I though in another way to do this:

def is_rotation (list1,list2):
    if len(list1) != len(list2):
        return False

    for i in range(len(list1)):
        if list1[i:] + list1[:i] == list2:
            return True

    return False

1) Test if both have same length.

2) The loop will just rotate the list all the possibilities and check if in one of them both are equal..

I don't know if this is the best way, but is simple to understand ;)

Answer 3

For a somewhat more explicit approach, you can generate all the rotations of a given list using itertools, one by one, with this:

import itertools as it
def get_rotations(lst1):
    foo = it.cycle(lst1)
    for y in range(len(lst1)):
        result = []
        for x in range(len(lst1)):
            result.append(next(foo))
        yield result
        next foo

Then you can do:

def is_rotated(L1, L2) -> bool:
    bar = get_rotations(L1)
    While True:
        try:
            if next(bar) == L2;
                return True
        except StopIteration:
                return False

Aside: I think this breaks all the traditional views on using exceptions to control the normal flow of program logic, however... It feels wrong, somehow (background in C++, where we were repeatedly told to never do this kind of thing.). Is it Pythonic?

Answer 4

You can use cycle from itertools to optimize the number of comparisons and avoid creating additional copies of the data. (i.e. O(1) space in O(n) time)
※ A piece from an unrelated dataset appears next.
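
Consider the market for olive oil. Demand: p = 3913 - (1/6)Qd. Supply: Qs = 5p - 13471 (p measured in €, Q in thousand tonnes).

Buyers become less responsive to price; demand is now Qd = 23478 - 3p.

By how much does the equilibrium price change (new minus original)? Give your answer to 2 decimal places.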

Here's an example of a function that will return the rotation offset if the two lists are a rotation of each other or None if they do not match. The logic will never need more than 2N comparisons to determine the offset.

from itertools import cycle
def getRotation(listA,listB):
    if len(listA) != len(listB): return None
    unmatched,offset = len(listA),0
    iterA,iterB      = cycle(listA),cycle(listB)
    a = next(iterA)
    while unmatched and offset<len(listA):
        b = next(iterB)
        if a==b:
            unmatched -= 1
            a = next(iterA)
        else:
            unmatched = len(listA)
            offset   += 1
    if unmatched: return None
    return offset

outpu:

list1 = [1, 2, 3, 4, 5, 6, 7]
list2b = [4, 5, 6, 7, 1, 2, 3]
print(getRotation(list1,list2b)) # 4 (rotation to the right)

You can adapt it to simply return True or False if needed.

It can also be easily adapted to check if a list can be produced by cycling over the other. (e.g. [2,3,1,2,3,1,2,3,1,2] can be produced by cycling [1,2,3]). I did not include that feature in the example to avoid confusing the issue.